He is a man faced with the toughest challenges of 21st century policing. Now Crime Reporter Louise Cooper hears from Chief Supt Tim Kingsman about the highs and lows of 2014 and the necessary changes ahead to meet force budget cuts.

“There will come a tipping point where the public will notice a visible reduction of police officers.”

Those words are the gloomy prediction from Chief Supt Tim Kingsman who has overall responsibility for policing in Kirklees.

But despite the bleak financial outlook - a third of the budget has already been cut since Government announced the Comprehensive Spending Review in 2010 - Mr Kingsman remains passionately committed to making the division a safer place to live and work.

He added: “We can’t keep doing everything we have done with the reduced budget. There will come a tipping point where the public will notice a visible reduction of police officers.”

Mr Kingsman previously told the Examiner how Neighbourhood Policing numbers had been ‘locked down’ but now believes this will no longer be sustainable.

“I don’t know when, not 2015 but going into 2016/17, it will happen. One of the priorities of the new Operating Model, which merged policing area boundaries and saw some senior officers re-deployed, is to keep as many frontline officers on the streets.

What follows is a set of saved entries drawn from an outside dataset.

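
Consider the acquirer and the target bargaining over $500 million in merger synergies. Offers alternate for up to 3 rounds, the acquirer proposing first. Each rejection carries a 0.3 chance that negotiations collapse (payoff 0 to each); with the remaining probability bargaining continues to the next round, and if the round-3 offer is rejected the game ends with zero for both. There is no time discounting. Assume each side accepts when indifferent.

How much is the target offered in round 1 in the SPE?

Round 3 (the acquirer proposes): the target will accept anything ≥ 0, so the acquirer offers 0 and keeps 500.
Round 2 (the target proposes): rejecting gives the acquirer an expected 0.7 × 500 = 350; the target offers that and keeps 150.
Round 1 (the acquirer proposes): rejecting gives the target an expected 0.7 × 150 = 105, so the acquirer offers 105, keeping 395.

105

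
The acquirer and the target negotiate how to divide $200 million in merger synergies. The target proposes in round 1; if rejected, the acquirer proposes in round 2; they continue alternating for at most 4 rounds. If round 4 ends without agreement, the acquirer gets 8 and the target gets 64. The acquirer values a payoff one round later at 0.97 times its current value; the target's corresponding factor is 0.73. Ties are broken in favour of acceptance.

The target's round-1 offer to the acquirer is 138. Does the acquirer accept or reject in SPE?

Reject

Round 4 (the acquirer proposes): the target gets 64 if talks fail, so the acquirer offers 64 and keeps 136.
Round 3 (the target proposes): the acquirer can get 136 next round, worth 0.97 × 136 = 131.92 now, so the target offers 131.92, keeping 68.08.
Round 2 (the acquirer proposes): the target can get 68.08 next round, worth 0.73 × 68.08 = 49.6984 now. The acquirer offers 49.6984 and keeps 200 − 49.6984 = 150.3016.
So by rejecting in round 1, the acquirer gets 150.3016 next round, worth 0.97 × 150.3016 = 145.792552 now.
Offer 138 < 145.792552, so the acquirer rejects.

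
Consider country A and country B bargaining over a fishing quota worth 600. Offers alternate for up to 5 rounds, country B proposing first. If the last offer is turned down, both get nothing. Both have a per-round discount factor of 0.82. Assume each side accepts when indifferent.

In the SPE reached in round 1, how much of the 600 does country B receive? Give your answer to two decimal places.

451.89

Round 5 (country B proposes): rejection yields 0 for country A; country B offers 0 and keeps 600.
Round 4 (country A proposes): country B can get 600 next round, worth 0.82 × 600 = 492 now. Country A offers 492 and keeps 600 − 492 = 108.
Round 3 (country B proposes): country A can get 108 next round, worth 0.82 × 108 = 88.56 now, so country B offers 88.56, keeping 511.44.
Round 2 (country A proposes): country B can get 511.44 next round, worth 0.82 × 511.44 = 419.3808 now; country A offers that and keeps 180.6192.
Round 1 (country B proposes): country A can get 180.6192 next round, worth 0.82 × 180.6192 = 148.107744 now; country B offers that and keeps 451.892256.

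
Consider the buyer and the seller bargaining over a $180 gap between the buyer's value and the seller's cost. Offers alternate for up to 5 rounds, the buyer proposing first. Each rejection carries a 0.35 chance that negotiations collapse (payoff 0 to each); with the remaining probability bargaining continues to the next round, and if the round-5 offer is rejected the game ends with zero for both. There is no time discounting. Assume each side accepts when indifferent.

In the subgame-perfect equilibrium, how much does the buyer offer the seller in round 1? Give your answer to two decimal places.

58.25

Round 5 (the buyer proposes): rejection yields 0 for the seller; the buyer offers 0 and keeps 180.
Round 4 (the seller proposes): rejecting gives the buyer an expected 0.65 × 180 = 117; the seller offers that and keeps 63.
Round 3 (the buyer proposes): rejecting gives the seller an expected 0.65 × 63 = 40.95; the buyer offers that and keeps 139.05.
Round 2 (the seller proposes): rejecting gives the buyer an expected 0.65 × 139.05 = 90.3825; the seller offers that and keeps 89.6175.
Round 1 (the buyer proposes): rejecting gives the seller an expected 0.65 × 89.6175 = 58.251375. The buyer offers 58.251375 and keeps 180 − 58.251375 = 121.748625.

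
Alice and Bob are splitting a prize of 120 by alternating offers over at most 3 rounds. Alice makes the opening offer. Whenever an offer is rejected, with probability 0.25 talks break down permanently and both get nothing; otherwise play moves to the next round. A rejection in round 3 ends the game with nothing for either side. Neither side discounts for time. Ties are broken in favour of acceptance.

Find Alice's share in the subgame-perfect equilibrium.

97.5

Round 3 (Alice proposes): rejection yields 0 for Bob; Alice offers 0 and keeps 120.
Round 2 (Bob proposes): rejecting gives Alice an expected 0.75 × 120 = 90; Bob offers that and keeps 30.
Round 1 (Alice proposes): rejecting gives Bob an expected 0.75 × 30 = 22.5, so Alice offers 22.5, keeping 97.5.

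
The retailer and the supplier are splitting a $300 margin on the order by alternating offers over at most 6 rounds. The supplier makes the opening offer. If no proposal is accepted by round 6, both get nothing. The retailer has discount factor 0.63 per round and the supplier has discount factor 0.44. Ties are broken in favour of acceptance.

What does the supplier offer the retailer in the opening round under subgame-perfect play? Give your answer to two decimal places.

149.70

Round 6 (the retailer proposes): rejection yields 0 for the supplier; the retailer offers 0 and keeps 300.
Round 5 (the supplier proposes): the retailer can get 300 next round, worth 0.63 × 300 = 189 now, so the supplier offers 189, keeping 111.
Round 4 (the retailer proposes): the supplier can get 111 next round, worth 0.44 × 111 = 48.84 now, so the retailer offers 48.84, keeping 251.16.
Round 3 (the supplier proposes): the retailer can get 251.16 next round, worth 0.63 × 251.16 = 158.2308 now. The supplier offers 158.2308 and keeps 300 − 158.2308 = 141.7692.
Round 2 (the retailer proposes): the supplier can get 141.7692 next round, worth 0.44 × 141.7692 = 62.378448 now. The retailer offers 62.378448 and keeps 300 − 62.378448 = 237.621552.
Round 1 (the supplier proposes): the retailer can get 237.621552 next round, worth 0.63 × 237.621552 = 149.70157776 now. The supplier offers 149.70157776 and keeps 300 − 149.70157776 = 150.29842224.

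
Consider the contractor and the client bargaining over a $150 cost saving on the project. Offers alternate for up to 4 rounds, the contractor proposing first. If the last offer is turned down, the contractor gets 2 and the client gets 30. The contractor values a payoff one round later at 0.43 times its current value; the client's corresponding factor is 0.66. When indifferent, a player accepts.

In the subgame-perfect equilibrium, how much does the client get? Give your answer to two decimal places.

Round 4 (the client proposes): the contractor gets 2 if talks fail, so the client offers 2 and keeps 148.
Round 3 (the contractor proposes): the client can get 148 next round, worth 0.66 × 148 = 97.68 now; the contractor offers that and keeps 52.32.
Round 2 (the client proposes): the contractor can get 52.32 next round, worth 0.43 × 52.32 = 22.4976 now. The client offers 22.4976 and keeps 150 − 22.4976 = 127.5024.
Round 1 (the contractor proposes): the client can get 127.5024 next round, worth 0.66 × 127.5024 = 84.151584 now; the contractor offers that and keeps 65.848416.

84.15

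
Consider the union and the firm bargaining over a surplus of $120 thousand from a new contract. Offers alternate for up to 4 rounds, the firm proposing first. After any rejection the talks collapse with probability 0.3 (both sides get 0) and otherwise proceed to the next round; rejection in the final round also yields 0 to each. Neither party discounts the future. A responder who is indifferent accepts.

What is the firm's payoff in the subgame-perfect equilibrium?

By backward induction:
Round 4 (the union proposes): rejection yields 0 for the firm; the union offers 0 and keeps 120.
Round 3 (the firm proposes): rejecting gives the union an expected 0.7 × 120 = 84. The firm offers 84 and keeps 120 − 84 = 36.
Round 2 (the union proposes): rejecting gives the firm an expected 0.7 × 36 = 25.2, so the union offers 25.2, keeping 94.8.
Round 1 (the firm proposes): rejecting gives the union an expected 0.7 × 94.8 = 66.36. The firm offers 66.36 and keeps 120 − 66.36 = 53.64.

53.64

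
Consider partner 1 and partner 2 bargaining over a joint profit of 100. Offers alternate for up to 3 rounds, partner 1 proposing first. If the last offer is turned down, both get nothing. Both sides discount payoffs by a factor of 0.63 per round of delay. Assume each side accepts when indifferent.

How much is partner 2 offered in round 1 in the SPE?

23.31

Round 3 (partner 1 proposes): rejection yields 0 for partner 2; partner 1 offers 0 and keeps 100.
Round 2 (partner 2 proposes): partner 1 can get 100 next round, worth 0.63 × 100 = 63 now, so partner 2 offers 63, keeping 37.
Round 1 (partner 1 proposes): partner 2 can get 37 next round, worth 0.63 × 37 = 23.31 now. Partner 1 offers 23.31 and keeps 100 − 23.31 = 76.69.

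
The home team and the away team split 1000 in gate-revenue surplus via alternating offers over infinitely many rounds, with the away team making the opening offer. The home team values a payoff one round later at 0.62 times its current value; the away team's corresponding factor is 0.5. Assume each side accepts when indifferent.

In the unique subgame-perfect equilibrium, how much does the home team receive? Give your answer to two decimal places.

449.28

Let x be the away team's share when the away team proposes and y be the home team's share when the home team proposes.
The home team accepts iff offered ≥ 0.62·y, so x = 1000 − 0.62y. Symmetrically y = 1000 − 0.5x.
Substituting: x = 1000 − 0.62(1000 − 0.5x), giving x(1 − 0.5·0.62) = 1000(1 − 0.62).
So x = 1000 × 0.38 / 0.69 ≈ 550.7246, and the home team receives 1000 − x ≈ 449.2754.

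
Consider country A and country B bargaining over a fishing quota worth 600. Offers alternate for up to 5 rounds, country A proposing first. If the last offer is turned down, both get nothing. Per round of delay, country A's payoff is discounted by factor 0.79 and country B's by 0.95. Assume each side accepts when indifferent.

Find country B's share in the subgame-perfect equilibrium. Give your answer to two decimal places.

209.53

Round 5 (country A proposes): country B will accept anything ≥ 0, so country A offers 0 and keeps 600.
Round 4 (country B proposes): country A can get 600 next round, worth 0.79 × 600 = 474 now. Country B offers 474 and keeps 600 − 474 = 126.
Round 3 (country A proposes): country B can get 126 next round, worth 0.95 × 126 = 119.7 now, so country A offers 119.7, keeping 480.3.
Round 2 (country B proposes): country A can get 480.3 next round, worth 0.79 × 480.3 = 379.437 now; country B offers that and keeps 220.563.
Round 1 (country A proposes): country B can get 220.563 next round, worth 0.95 × 220.563 = 209.53485 now, so country A offers 209.53485, keeping 390.46515.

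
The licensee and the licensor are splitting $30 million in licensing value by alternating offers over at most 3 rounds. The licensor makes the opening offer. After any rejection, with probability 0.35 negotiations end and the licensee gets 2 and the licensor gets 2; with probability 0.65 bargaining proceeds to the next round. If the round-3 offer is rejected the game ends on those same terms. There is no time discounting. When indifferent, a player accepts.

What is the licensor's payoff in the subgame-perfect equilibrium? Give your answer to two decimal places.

Round 3 (the licensor proposes): the licensee gets 2 if talks fail, so the licensor offers 2 and keeps 28.
Round 2 (the licensee proposes): rejecting gives the licensor an expected 0.65 × 28 + 0.35 × 2 = 18.9. The licensee offers 18.9 and keeps 30 − 18.9 = 11.1.
Round 1 (the licensor proposes): rejecting gives the licensee an expected 0.65 × 11.1 + 0.35 × 2 = 7.915. The licensor offers 7.915 and keeps 30 − 7.915 = 22.085.

22.09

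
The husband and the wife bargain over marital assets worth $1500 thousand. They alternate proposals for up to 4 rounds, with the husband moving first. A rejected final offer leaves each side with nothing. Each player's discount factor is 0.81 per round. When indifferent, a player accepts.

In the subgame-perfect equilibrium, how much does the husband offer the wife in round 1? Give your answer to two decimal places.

Work backward from the last round.
Round 4 (the wife proposes): rejection yields 0 for the husband; the wife offers 0 and keeps 1500.
Round 3 (the husband proposes): the wife can get 1500 next round, worth 0.81 × 1500 = 1215 now; the husband offers that and keeps 285.
Round 2 (the wife proposes): the husband can get 285 next round, worth 0.81 × 285 = 230.85 now. The wife offers 230.85 and keeps 1500 − 230.85 = 1269.15.
Round 1 (the husband proposes): the wife can get 1269.15 next round, worth 0.81 × 1269.15 = 1028.0115 now. The husband offers 1028.0115 and keeps 1500 − 1028.0115 = 471.9885.

1028.01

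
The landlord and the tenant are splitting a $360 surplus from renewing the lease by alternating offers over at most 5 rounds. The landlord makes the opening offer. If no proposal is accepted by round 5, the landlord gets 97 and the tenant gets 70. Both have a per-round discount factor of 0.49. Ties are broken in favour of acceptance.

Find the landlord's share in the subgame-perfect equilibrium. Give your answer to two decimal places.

244.40

Round 5 (the landlord proposes): the tenant gets 70 if talks fail, so the landlord offers 70 and keeps 290.
Round 4 (the tenant proposes): the landlord can get 290 next round, worth 0.49 × 290 = 142.1 now. The tenant offers 142.1 and keeps 360 − 142.1 = 217.9.
Round 3 (the landlord proposes): the tenant can get 217.9 next round, worth 0.49 × 217.9 = 106.771 now; the landlord offers that and keeps 253.229.
Round 2 (the tenant proposes): the landlord can get 253.229 next round, worth 0.49 × 253.229 = 124.08221 now, so the tenant offers 124.08221, keeping 235.91779.
Round 1 (the landlord proposes): the tenant can get 235.91779 next round, worth 0.49 × 235.91779 = 115.5997171 now, so the landlord offers 115.5997171, keeping 244.4002829.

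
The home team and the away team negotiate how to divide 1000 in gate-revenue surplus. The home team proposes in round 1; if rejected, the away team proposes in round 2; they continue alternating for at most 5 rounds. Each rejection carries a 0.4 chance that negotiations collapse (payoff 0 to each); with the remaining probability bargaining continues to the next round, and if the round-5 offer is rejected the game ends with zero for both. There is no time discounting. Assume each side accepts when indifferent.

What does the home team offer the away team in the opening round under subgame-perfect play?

326.4

Round 5 (the home team proposes): rejection yields 0 for the away team; the home team offers 0 and keeps 1000.
Round 4 (the away team proposes): rejecting gives the home team an expected 0.6 × 1000 = 600; the away team offers that and keeps 400.
Round 3 (the home team proposes): rejecting gives the away team an expected 0.6 × 400 = 240; the home team offers that and keeps 760.
Round 2 (the away team proposes): rejecting gives the home team an expected 0.6 × 760 = 456; the away team offers that and keeps 544.
Round 1 (the home team proposes): rejecting gives the away team an expected 0.6 × 544 = 326.4; the home team offers that and keeps 673.6.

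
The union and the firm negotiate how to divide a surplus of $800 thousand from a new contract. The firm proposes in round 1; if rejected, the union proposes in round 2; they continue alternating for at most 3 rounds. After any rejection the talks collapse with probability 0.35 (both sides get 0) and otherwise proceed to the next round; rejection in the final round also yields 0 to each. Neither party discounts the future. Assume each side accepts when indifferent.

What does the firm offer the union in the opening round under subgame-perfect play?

Round 3 (the firm proposes): rejection yields 0 for the union; the firm offers 0 and keeps 800.
Round 2 (the union proposes): rejecting gives the firm an expected 0.65 × 800 = 520, so the union offers 520, keeping 280.
Round 1 (the firm proposes): rejecting gives the union an expected 0.65 × 280 = 182, so the firm offers 182, keeping 618.

182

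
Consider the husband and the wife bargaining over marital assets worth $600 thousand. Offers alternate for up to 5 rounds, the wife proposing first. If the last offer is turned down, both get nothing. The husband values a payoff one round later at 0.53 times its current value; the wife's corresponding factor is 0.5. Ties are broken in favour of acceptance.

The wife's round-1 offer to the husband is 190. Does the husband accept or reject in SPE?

Reject

Round 5 (the wife proposes): the husband will accept anything ≥ 0, so the wife offers 0 and keeps 600.
Round 4 (the husband proposes): the wife can get 600 next round, worth 0.5 × 600 = 300 now. The husband offers 300 and keeps 600 − 300 = 300.
Round 3 (the wife proposes): the husband can get 300 next round, worth 0.53 × 300 = 159 now. The wife offers 159 and keeps 600 − 159 = 441.
Round 2 (the husband proposes): the wife can get 441 next round, worth 0.5 × 441 = 220.5 now, so the husband offers 220.5, keeping 379.5.
So by rejecting in round 1, the husband gets 379.5 next round, worth 0.53 × 379.5 = 201.135 now.
Offer 190 < 201.135, so the husband rejects.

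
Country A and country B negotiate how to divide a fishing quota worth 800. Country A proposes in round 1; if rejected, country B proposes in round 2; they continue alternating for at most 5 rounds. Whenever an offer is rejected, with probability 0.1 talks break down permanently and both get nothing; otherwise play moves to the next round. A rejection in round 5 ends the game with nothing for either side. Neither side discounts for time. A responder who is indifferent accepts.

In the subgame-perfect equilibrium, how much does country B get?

130.32

Round 5 (country A proposes): rejection yields 0 for country B; country A offers 0 and keeps 800.
Round 4 (country B proposes): rejecting gives country A an expected 0.9 × 800 = 720. Country B offers 720 and keeps 800 − 720 = 80.
Round 3 (country A proposes): rejecting gives country B an expected 0.9 × 80 = 72. Country A offers 72 and keeps 800 − 72 = 728.
Round 2 (country B proposes): rejecting gives country A an expected 0.9 × 728 = 655.2. Country B offers 655.2 and keeps 800 − 655.2 = 144.8.
Round 1 (country A proposes): rejecting gives country B an expected 0.9 × 144.8 = 130.32. Country A offers 130.32 and keeps 800 − 130.32 = 669.68.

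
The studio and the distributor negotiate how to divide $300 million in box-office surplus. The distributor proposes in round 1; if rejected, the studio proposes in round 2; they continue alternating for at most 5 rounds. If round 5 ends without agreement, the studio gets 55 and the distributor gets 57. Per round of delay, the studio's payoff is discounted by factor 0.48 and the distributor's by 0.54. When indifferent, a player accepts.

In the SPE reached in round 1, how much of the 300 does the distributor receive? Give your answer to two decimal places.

Round 5 (the distributor proposes): the studio gets 55 if talks fail, so the distributor offers 55 and keeps 245.
Round 4 (the studio proposes): the distributor can get 245 next round, worth 0.54 × 245 = 132.3 now. The studio offers 132.3 and keeps 300 − 132.3 = 167.7.
Round 3 (the distributor proposes): the studio can get 167.7 next round, worth 0.48 × 167.7 = 80.496 now; the distributor offers that and keeps 219.504.
Round 2 (the studio proposes): the distributor can get 219.504 next round, worth 0.54 × 219.504 = 118.53216 now; the studio offers that and keeps 181.46784.
Round 1 (the distributor proposes): the studio can get 181.46784 next round, worth 0.48 × 181.46784 = 87.1045632 now; the distributor offers that and keeps 212.8954368.

212.90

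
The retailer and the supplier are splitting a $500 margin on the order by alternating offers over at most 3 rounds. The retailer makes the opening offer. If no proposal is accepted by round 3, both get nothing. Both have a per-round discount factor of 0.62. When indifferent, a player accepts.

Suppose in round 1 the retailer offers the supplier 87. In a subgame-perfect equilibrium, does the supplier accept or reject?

Reject

Round 3 (the retailer proposes): rejection yields 0 for the supplier; the retailer offers 0 and keeps 500.
Round 2 (the supplier proposes): the retailer can get 500 next round, worth 0.62 × 500 = 310 now, so the supplier offers 310, keeping 190.
So by rejecting in round 1, the supplier gets 190 next round, worth 0.62 × 190 = 117.8 now.
Offer 87 < 117.8, so the supplier rejects.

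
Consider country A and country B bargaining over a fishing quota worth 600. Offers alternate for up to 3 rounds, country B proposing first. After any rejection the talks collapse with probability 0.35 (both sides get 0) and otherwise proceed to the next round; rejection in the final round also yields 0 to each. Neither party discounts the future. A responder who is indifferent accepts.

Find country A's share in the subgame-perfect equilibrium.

Round 3 (country B proposes): rejection yields 0 for country A; country B offers 0 and keeps 600.
Round 2 (country A proposes): rejecting gives country B an expected 0.65 × 600 = 390; country A offers that and keeps 210.
Round 1 (country B proposes): rejecting gives country A an expected 0.65 × 210 = 136.5, so country B offers 136.5, keeping 463.5.

136.5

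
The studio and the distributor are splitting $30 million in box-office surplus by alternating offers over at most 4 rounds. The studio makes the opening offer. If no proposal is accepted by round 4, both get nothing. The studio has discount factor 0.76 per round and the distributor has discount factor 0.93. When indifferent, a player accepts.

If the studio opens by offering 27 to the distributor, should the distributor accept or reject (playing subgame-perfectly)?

Accept

Work out the distributor's continuation value if the offer is rejected.
Round 4 (the distributor proposes): rejection yields 0 for the studio; the distributor offers 0 and keeps 30.
Round 3 (the studio proposes): the distributor can get 30 next round, worth 0.93 × 30 = 27.9 now. The studio offers 27.9 and keeps 30 − 27.9 = 2.1.
Round 2 (the distributor proposes): the studio can get 2.1 next round, worth 0.76 × 2.1 = 1.596 now, so the distributor offers 1.596, keeping 28.404.
So by rejecting in round 1, the distributor gets 28.404 next round, worth 0.93 × 28.404 = 26.41572 now.
Offer 27 ≥ 26.41572, so the distributor accepts.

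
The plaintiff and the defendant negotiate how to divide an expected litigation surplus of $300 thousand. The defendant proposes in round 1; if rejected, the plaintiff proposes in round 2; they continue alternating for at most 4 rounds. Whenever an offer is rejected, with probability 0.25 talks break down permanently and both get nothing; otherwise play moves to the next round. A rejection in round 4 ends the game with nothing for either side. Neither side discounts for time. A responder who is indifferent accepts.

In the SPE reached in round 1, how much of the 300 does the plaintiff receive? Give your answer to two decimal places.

Round 4 (the plaintiff proposes): the defendant will accept anything ≥ 0, so the plaintiff offers 0 and keeps 300.
Round 3 (the defendant proposes): rejecting gives the plaintiff an expected 0.75 × 300 = 225. The defendant offers 225 and keeps 300 − 225 = 75.
Round 2 (the plaintiff proposes): rejecting gives the defendant an expected 0.75 × 75 = 56.25. The plaintiff offers 56.25 and keeps 300 − 56.25 = 243.75.
Round 1 (the defendant proposes): rejecting gives the plaintiff an expected 0.75 × 243.75 = 182.8125; the defendant offers that and keeps 117.1875.

182.81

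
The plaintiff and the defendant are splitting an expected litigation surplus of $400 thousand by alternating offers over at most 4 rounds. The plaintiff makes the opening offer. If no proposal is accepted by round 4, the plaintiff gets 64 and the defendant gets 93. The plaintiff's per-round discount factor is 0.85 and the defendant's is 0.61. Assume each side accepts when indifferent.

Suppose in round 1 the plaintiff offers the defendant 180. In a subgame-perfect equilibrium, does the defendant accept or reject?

Accept

Round 4 (the defendant proposes): the plaintiff gets 64 if talks fail, so the defendant offers 64 and keeps 336.
Round 3 (the plaintiff proposes): the defendant can get 336 next round, worth 0.61 × 336 = 204.96 now, so the plaintiff offers 204.96, keeping 195.04.
Round 2 (the defendant proposes): the plaintiff can get 195.04 next round, worth 0.85 × 195.04 = 165.784 now; the defendant offers that and keeps 234.216.
So by rejecting in round 1, the defendant gets 234.216 next round, worth 0.61 × 234.216 = 142.87176 now.
Offer 180 ≥ 142.87176, so the defendant accepts.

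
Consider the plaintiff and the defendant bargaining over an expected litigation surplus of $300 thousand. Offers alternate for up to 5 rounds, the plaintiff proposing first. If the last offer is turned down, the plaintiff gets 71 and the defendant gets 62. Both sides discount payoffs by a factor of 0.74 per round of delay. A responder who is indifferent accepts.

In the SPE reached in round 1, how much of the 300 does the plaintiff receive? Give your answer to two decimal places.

192.08

Solve by backward induction from round 5.
Round 5 (the plaintiff proposes): the defendant gets 62 if talks fail, so the plaintiff offers 62 and keeps 238.
Round 4 (the defendant proposes): the plaintiff can get 238 next round, worth 0.74 × 238 = 176.12 now. The defendant offers 176.12 and keeps 300 − 176.12 = 123.88.
Round 3 (the plaintiff proposes): the defendant can get 123.88 next round, worth 0.74 × 123.88 = 91.6712 now. The plaintiff offers 91.6712 and keeps 300 − 91.6712 = 208.3288.
Round 2 (the defendant proposes): the plaintiff can get 208.3288 next round, worth 0.74 × 208.3288 = 154.163312 now. The defendant offers 154.163312 and keeps 300 − 154.163312 = 145.836688.
Round 1 (the plaintiff proposes): the defendant can get 145.836688 next round, worth 0.74 × 145.836688 = 107.91914912 now; the plaintiff offers that and keeps 192.08085088.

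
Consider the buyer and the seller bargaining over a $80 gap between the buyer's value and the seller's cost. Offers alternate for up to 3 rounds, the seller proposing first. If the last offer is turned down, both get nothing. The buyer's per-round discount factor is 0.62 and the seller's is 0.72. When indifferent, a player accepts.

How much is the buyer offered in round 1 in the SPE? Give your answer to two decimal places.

13.89

Work backward from the last round.
Round 3 (the seller proposes): rejection yields 0 for the buyer; the seller offers 0 and keeps 80.
Round 2 (the buyer proposes): the seller can get 80 next round, worth 0.72 × 80 = 57.6 now, so the buyer offers 57.6, keeping 22.4.
Round 1 (the seller proposes): the buyer can get 22.4 next round, worth 0.62 × 22.4 = 13.888 now, so the seller offers 13.888, keeping 66.112.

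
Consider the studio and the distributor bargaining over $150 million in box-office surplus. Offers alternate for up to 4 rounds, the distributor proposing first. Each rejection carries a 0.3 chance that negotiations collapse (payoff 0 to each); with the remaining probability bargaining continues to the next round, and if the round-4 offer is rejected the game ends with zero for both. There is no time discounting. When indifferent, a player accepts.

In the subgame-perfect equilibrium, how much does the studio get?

Round 4 (the studio proposes): rejection yields 0 for the distributor; the studio offers 0 and keeps 150.
Round 3 (the distributor proposes): rejecting gives the studio an expected 0.7 × 150 = 105, so the distributor offers 105, keeping 45.
Round 2 (the studio proposes): rejecting gives the distributor an expected 0.7 × 45 = 31.5; the studio offers that and keeps 118.5.
Round 1 (the distributor proposes): rejecting gives the studio an expected 0.7 × 118.5 = 82.95; the distributor offers that and keeps 67.05.

82.95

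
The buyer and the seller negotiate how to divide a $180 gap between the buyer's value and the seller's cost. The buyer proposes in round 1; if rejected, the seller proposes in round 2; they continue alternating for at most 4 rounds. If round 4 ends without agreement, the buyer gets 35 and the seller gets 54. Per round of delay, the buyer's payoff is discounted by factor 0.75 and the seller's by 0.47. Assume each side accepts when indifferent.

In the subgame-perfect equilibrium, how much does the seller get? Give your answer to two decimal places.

45.17

Round 4 (the seller proposes): the buyer gets 35 if talks fail, so the seller offers 35 and keeps 145.
Round 3 (the buyer proposes): the seller can get 145 next round, worth 0.47 × 145 = 68.15 now, so the buyer offers 68.15, keeping 111.85.
Round 2 (the seller proposes): the buyer can get 111.85 next round, worth 0.75 × 111.85 = 83.8875 now. The seller offers 83.8875 and keeps 180 − 83.8875 = 96.1125.
Round 1 (the buyer proposes): the seller can get 96.1125 next round, worth 0.47 × 96.1125 = 45.172875 now. The buyer offers 45.172875 and keeps 180 − 45.172875 = 134.827125.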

“We’ve managed to do it so far and whilst making millions of pounds worth of savings.

“The danger is now we’ve achieved it we know that there will be more to come.”

But Mr Kingsman said until West Yorkshire’s Crime Commisioner Mark Burns-Williamson sets the budget for 2015/16 he is in the dark about how this will affect his officer numbers.

“I have to wait and see, we don’t yet know what the outcome is from the council, who help fund our Police Community Support Officers, and the Police Crime Commissioner.

“Obviously I would like to have more staff, or the same as I’ve currently got. There will be an impact, and it may well affect perception of police on the front line.”

A further blow to Kirklees division could come if the council withdraw its £629,000 financial contribution towards PCSOs in the next financial year.

But Mr Kingsman added: “All I can say is I will do the best for the people of Kirklees with the resources I’m allocated.”

Part of the new Operating Model saw officers’ shift patterns changed to reduce overtime and improve staff efficiency. But Mr Kingsman admits the shift changes did not work and have now been in part reversed.

He added: “We introduced a new officer shift pattern which we didn’t get quite right. We had to tweak that a little bit, in essence we put more staggered starting times on but it was actually harder to control so staff were talking about a lack of sense of team so we’ve gone back on that.

“There is a force-wide review of shift patterns ongoing at the moment so we aren’t going to change things again now until we know what is coming.

“We are also aware that just because we have made changes with a new operating model once, in all likelihood we will have to do it again.

“That’s the nature of policing.

“That said, I am proud of what my officers have achieved this year.

“Policing of the Tour de France in Kirklees. was clearly a highlight of 2014.

“Our Huddersfield Inspector Jonathan Dunkerley did a fantastic job co-ordinating the policing of the event in Huddersfield and we had a very positive response not just from the public but from our own officers who enjoyed working across the weekend.

“Clearly staffing an event of this scale meant rest days had to be cancelled but on the whole it was a really good from a policing and sporting event which has ultimately benefitted Kirklees.

“On the other side of the scale this year we had the EDL protest in Batley in August.

 

“There were no incidents of disorder and very few complaints from the community. Our aim was to ensure the people of Batley felt safe and I think we achieved that.

“Other notable achievement this year included a covert operation ongoing regarding drug supply and firearms which ended in Newcastle and involved a great deal of resources. “The case has been going through the courts and will be dealt with this month.”

“At the same time we ran Operation Overwood which targeted street dealers so it was a two-pronged attack.

“Looking a the bigger picture, overall crime is down in Kirklees, burglary at the start of the year Kirklees as a district was at the wrong end of its target.

“A lot of work has been done to turn that round and overall crime in the district continues to fall year-on-year.”

Asked if he feels other areas of the district, for example areas with higher crime rates, are put above the policing needs of Kirklees he added:

“I will fight the corner for Kirklees and I am quite confident I have a cohesive argument for retaining officer numbers.

“That said, do I think I can continue with the number of officers as it is? No.”

Looking towards 2015 and beyond Mr Kingsman explains safeguarding remains an area where resources are to be prioritised.

“We were beginning to understand the world of safeguarding a bit better, then Rotherham came out (the report into estimated that 1,400 children had been sexually abused in the town between 1997 and 2013), so the rules changed.

“We have already put extra resources in safeguarding units, both in adult and childrens safeguarding, and that’s not just because of Child Sexual Exploitation CSE.

“We are talking are vulnerable adults and children and we need to protect them and never stop doing that.

“This is a growth area and there needs to be a change in policing in response to it.”